Les soignants non-vaccinés voient-ils enfin le bout du tunnel ? La question de leur réintégration s'impose aujourd'hui dans les débats, jusqu'à l'Assemblée Nationale. Mais que sont devenus ces suspendus qui ont dû changer de vie d'un jour à l'autre ?
Les débats ont été plus que houleux jeudi 24 novembre sur les bancs de l’Assemblée Nationale. Le député Renaissance de Maine-et-Loire, Denis Masséglia s’en souvient encore, vivement interpellé par sa collègue de LFI Sofia Chikirou. Les débats portaient alors sur la réintégration des soignants non vaccinés. Une question qui se pose de plus en plus à l’heure où les hôpitaux sont encore une fois saturés et que d’autres pays européens comme l’Italie, l’Autriche ou l’Angleterre ont déjà sauté le pas. Mais des mois après leur exclusion, un bon nombre de ces anciens parias ont dû changer de vie contraints et forcés.
Isabelle, de l’orthophonie à la plomberie.
C’est le cas pour Isabelle Aubry. Il y a encore quelques mois, elle travaillait en tant qu’orthophoniste dans un cabinet para-médical de l’agglomération d’Angers.
« Ça a été extrêmement violent, confie l’ex-soignante, j’ai eu des courriers qui me disaient que sans vaccin, je risquais 3000 euros d’amende et six mois de prison avec sursis. J’avais l’impression d’être une délinquante. »
Pour conserver son activité, Isabelle Aubry joue alors son va-tout.
« Je leur ai proposé de me tester toutes les semaines, ce qui était possible puisque je ne travaillais que trois jours par semaine, affirme Isabelle, mais aussi de prendre une remplaçante vaccinée au cabinet, donc moi, je pouvais rester à la maison. »

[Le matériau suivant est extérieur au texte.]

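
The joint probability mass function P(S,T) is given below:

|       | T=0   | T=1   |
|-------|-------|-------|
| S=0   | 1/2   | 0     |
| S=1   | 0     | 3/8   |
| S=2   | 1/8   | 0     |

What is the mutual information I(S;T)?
Marginal P(S) (row sums):
  P(S=0) = 1/2 + 0 = 1/2
  P(S=1) = 0 + 3/8 = 3/8
  P(S=2) = 1/8 + 0 = 1/8
Marginal P(T) (column sums):
  P(T=0) = 1/2 + 0 + 1/8 = 5/8
  P(T=1) = 0 + 3/8 + 0 = 3/8

H(S) = -[(1/2)·log₂(1/2) + (3/8)·log₂(3/8) + (1/8)·log₂(1/8)]
  = 0.5000 + 0.5306 + 0.3750
  = 1.4056 bits
H(T) = -[(5/8)·log₂(5/8) + (3/8)·log₂(3/8)]
  = 0.4238 + 0.5306
  = 0.9544 bits
H(S,T) = -[(1/2)·log₂(1/2) + (3/8)·log₂(3/8) + (1/8)·log₂(1/8)]
  = 0.5000 + 0.5306 + 0.3750
  = 1.4056 bits

I(S;T) = H(S) + H(T) - H(S,T)
  = 1.4056 + 0.9544 - 1.4056
  = 0.9544 bits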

« On a tout essayé pour s’en sortir financièrement »
Des solutions qui auraient été toutes refusées par l’Agence Régionale de Santé des Pays de la Loire. Diplômée en 2013, l’orthophoniste doit donc changer de vie du jour au lendemain. Pas si facile….

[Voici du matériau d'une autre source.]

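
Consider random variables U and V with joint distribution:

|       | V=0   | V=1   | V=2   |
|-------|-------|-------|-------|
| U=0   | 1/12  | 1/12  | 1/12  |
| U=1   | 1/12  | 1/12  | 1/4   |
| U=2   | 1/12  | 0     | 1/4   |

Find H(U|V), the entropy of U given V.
Marginal P(V) (column sums):
  P(V=0) = 1/12 + 1/12 + 1/12 = 1/4
  P(V=1) = 1/12 + 1/12 + 0 = 1/6
  P(V=2) = 1/12 + 1/4 + 1/4 = 7/12

H(U|V) = -Σ P(U,V)·log₂ P(U|V), where P(U|V) = P(U,V) / P(V)
  (cells with P(U,V) = 0 contribute 0)
  (U=0,V=0): P(U|V) = (1/12)/(1/4) = 1/3;  -(1/12)·log₂(1/3) = 0.1321
  (U=0,V=1): P(U|V) = (1/12)/(1/6) = 1/2;  -(1/12)·log₂(1/2) = 0.0833
  (U=0,V=2): P(U|V) = (1/12)/(7/12) = 1/7;  -(1/12)·log₂(1/7) = 0.2339
  (U=1,V=0): P(U|V) = (1/12)/(1/4) = 1/3;  -(1/12)·log₂(1/3) = 0.1321
  (U=1,V=1): P(U|V) = (1/12)/(1/6) = 1/2;  -(1/12)·log₂(1/2) = 0.0833
  (U=1,V=2): P(U|V) = (1/4)/(7/12) = 3/7;  -(1/4)·log₂(3/7) = 0.3056
  (U=2,V=0): P(U|V) = (1/12)/(1/4) = 1/3;  -(1/12)·log₂(1/3) = 0.1321
  (U=2,V=2): P(U|V) = (1/4)/(7/12) = 3/7;  -(1/4)·log₂(3/7) = 0.3056
H(U|V) = 0.1321 + 0.0833 + 0.2339 + 0.1321 + 0.0833 + 0.3056 + 0.1321 + 0.3056
  = 1.4080 bits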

« Je me suis posé la question de travailler en usine, de donner des cours particuliers, on a essayé de chercher à droite à gauche pour s’en sortir financièrement. »

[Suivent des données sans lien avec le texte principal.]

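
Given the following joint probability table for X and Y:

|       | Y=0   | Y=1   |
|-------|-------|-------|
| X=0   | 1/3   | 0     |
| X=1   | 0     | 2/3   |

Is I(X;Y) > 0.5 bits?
Marginal P(X) (row sums):
  P(X=0) = 1/3 + 0 = 1/3
  P(X=1) = 0 + 2/3 = 2/3
Marginal P(Y) (column sums):
  P(Y=0) = 1/3 + 0 = 1/3
  P(Y=1) = 0 + 2/3 = 2/3

H(X) = -[(1/3)·log₂(1/3) + (2/3)·log₂(2/3)]
  = 0.5283 + 0.3900
  = 0.9183 bits
H(Y) = -[(1/3)·log₂(1/3) + (2/3)·log₂(2/3)]
  = 0.5283 + 0.3900
  = 0.9183 bits
H(X,Y) = -[(1/3)·log₂(1/3) + (2/3)·log₂(2/3)]
  = 0.5283 + 0.3900
  = 0.9183 bits

I(X;Y) = H(X) + H(Y) - H(X,Y)
  = 0.9183 + 0.9183 - 0.9183
  = 0.9183 bits

Yes. I(X;Y) = 0.9183 bits, which is > 0.5 bits.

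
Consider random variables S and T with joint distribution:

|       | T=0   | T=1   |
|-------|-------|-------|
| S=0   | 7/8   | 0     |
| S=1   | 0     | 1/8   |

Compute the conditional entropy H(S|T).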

Après réflexion, c’est toute la famille qui s’est engagée dans un nouveau projet.
« Aujourd’hui, je travaille dans l’entreprise de plomberie de mon mari, mais ça a été tout un parcours parce que mon mari était salarié donc avec tout ça il a aussi fallu lancer l’entreprise ! »
Désormais, Isabelle imagine mal se désengager de la toute nouvelle entreprise familiale, même si demain, le gouvernement autorise la réintégration des soignants non-vaccinés.
« Dans quelques années peut-être » conclu-t-elle.
Laurence, de blouse en blouses.
Laurence Toreton, elle, enchaîne aujourd’hui les missions d'intérim dans l’agroalimentaire ou l’artisanat. Infirmière au CHU d’Angers, cela fait près un an qu’elle a dû quitter sa blouse de soignante. Une période qui l’a fait réfléchir sur un possible retour aux sources.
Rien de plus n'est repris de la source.